EFFECTIVE DATE: 7/3/86
Whether the contributions for support by the father of an unborn child commensurate with the needs of the unborn child at the time of the father's death establish support of the child in order to entitle the child to survivor's benefits as a deemed child, even though the contributions to the child or the child's mother were not regular and substantial. Further, whether the Secretary in determining if the worker was "contributing to the support" of the unborn child, must consider such contributions in relation to the worker's economic circumstances.
Section 216(h)(3)(C)(ii) of the Social Security Act (42 U.S.C. 416(h)(3)(C)(ii); 20 C.F.R. 404.366(a)(2); Social Security Ruling 68-22
NINTH (ALASKA, ARIZONA, CALIFORNIA, GUAM, HAWAII IDAHO, MONTANA, NEVADA, NORTHERN MARIANA ISLANDS, OREGON, WASHINGTON)
Doran v. Schweiker, 681 F.2d 605 (9th Cir. 1982)
Kyle Doran is the illegitimate child of Doris Clark and Kim Mace. Mr. Mace and Ms. Clark began living together in December 1969. In early January 1970, after Ms. Clark discovered that she was pregnant, Mr. Mace publicly acknowledged his paternity. At the end of January, after a disagreement, Ms. Clark moved out to a cabin on a ranch, where she was provided free lodging, and, in return for taking care of a child, free meals. During the time they lived together, Mr. Mace and Ms. Clark were both unemployed. Each contributed to the rent and food from other funds. After Ms. Clark left, Mr. Mace took a job. He did not contribute money to her support, but at her request, he made three or four trips moving her to the cabin, and hurried out to repair her roof during a rainstorm. He killed himself March 16, 1970 when Ms. Clark was three months pregnant. Kyle Doran was born October 3, 1970.

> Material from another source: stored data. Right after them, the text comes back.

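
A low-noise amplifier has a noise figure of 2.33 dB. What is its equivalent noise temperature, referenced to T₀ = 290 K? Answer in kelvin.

F = 10^(2.33/10) = 1.71002
T_e = (F − 1)·T₀ = (1.71002 − 1) × 290 = 206 K

206 K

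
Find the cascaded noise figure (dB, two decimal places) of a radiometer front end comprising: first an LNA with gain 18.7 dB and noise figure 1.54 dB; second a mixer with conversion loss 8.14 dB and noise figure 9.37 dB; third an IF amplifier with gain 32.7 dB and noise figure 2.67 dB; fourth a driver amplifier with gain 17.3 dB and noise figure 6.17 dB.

Convert to linear (a loss of L dB is a gain of −L dB): F_i = 10^(NF_i/10), G_i = 10^(G_i,dB/10)
  Stage 1: F_1 = 10^(1.54/10) = 1.426, G_1 = 10^(18.7/10) = 74.13
  Stage 2: F_2 = 10^(9.37/10) = 8.650, G_2 = 10^(−8.14/10) = 0.1535
  Stage 3: F_3 = 10^(2.67/10) = 1.849, G_3 = 10^(32.7/10) = 1862
  Stage 4: F_4 = 10^(6.17/10) = 4.140, G_4 = 10^(17.3/10) = 53.70
Friis cascade:
  F = 1.426 + (8.650 − 1)/74.13 + (1.849 − 1)/11.38 + (4.140 − 1)/2.118×10⁴ = 1.604
NF = 10 log₁₀(1.604) = 2.05 dB

2.05 dB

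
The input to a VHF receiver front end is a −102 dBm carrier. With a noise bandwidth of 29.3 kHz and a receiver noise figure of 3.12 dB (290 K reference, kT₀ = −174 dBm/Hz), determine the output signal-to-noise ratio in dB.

Noise floor: N = −174 + 10 log₁₀(B) + NF
10 log₁₀(2.93×10⁴) = 44.67 dB
N = −174 + 44.67 + 3.12 = −126.21 dBm
SNR = P_sig − N = −102 − (−126.21) = 24.21 dB → 24.2 dB

24.2 dB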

In 1974, Kyle Doran's application for child's insurance benefits on the earnings record of Kim Mace was denied by an Administrative Law Judge (ALJ) who found Doran ineligible for benefits because at the time of Mr. Mace's death he was not living with or contributing to Doran's support: Section 216(h)(3)(C)(ii). Doran appealed to the District Court for the Northern District of California which remanded the case to the Secretary for reconsideration in light of the Second Circuit's decision in Adams v. Weinberger, 521 F.2d 656 (2nd Cir. 1975). On remand, the ALJ again found Doran ineligible. The District Court affirmed the ALJ's decision. Claimant appealed to the United States Court of Appeals for the Ninth Circuit which reversed the District Court.
The Court of Appeals following Adams held that the proper test for determining whether the father was "contributing to the support" of his illegitimate posthumous child is whether the parent's support was commensurate with the needs of the unborn child at the time of the father's death. The court further held that the economic circumstances of the worker must be taken into account when making such a determination. The court concluded that based on the record Mr. Mace had contributed support according to his ability and the needs of the three-month-old fetus. Thus the test was met.
According to the Social Security Administration's (SSA's) regulations implementing section 216(h)(3)(C)(ii) of the Social Security Act (20 C.F.R. 404.366(a)), "contributions for support" of the claimant must be made regularly and must be substantial. To be substantial, contributions must be large enough to meet an important part of the ordinary living costs of the claimant. A consistent pattern of contributions is sufficient to show regularity. Under SSR 68-22, and SSA's operating instructions, the "living with" or "contributing to support" requirements are established for the posthumous child of a worker if the worker was living with, or contributing to the support of, the child's mother at the time of the worker's death.
The court in Doran held that the proper test for contributions is whether the father's support was commensurate with the needs of the unborn child at the time of the father's death. The court opined that the Secretary must take into account the economic circumstances of the child's father in determining whether, at death, he was contributing to the claimant's support.
This ruling applies only to cases involving an applicant for child's benefits as a deemed child under Section 216(h)(3)(c)(ii) of the Social Security Act who resides in Alaska, Arizona, California, Guam, Hawaii, Idaho, Montana, Nevada, Northern Mariana Islands, Oregon or Washington at the time of the determination or decision at any level of administrative review, i.e., initial, reconsideration, administrative law judge hearing or Appeals Council review and who was born after the worker died.
Such an applicant will be deemed to be the worker's child when satisfactory evidence establishes that the worker is the father of the child and the worker's contributions to his unborn child were commensurate with the needs of the unborn child at the time of the worker's death, even though those contributions were not regular and substantial. The economic circumstances of the worker (i.e., ability to contribute) will also be taken into account in determining whether the worker was contributing to the claimant's support.
Date of Publication
 Adams held that the test of support by a father of his illegitimate posthumous child is whether the support that was provided was commensurate with the needs of the unborn child at the time of the father's death.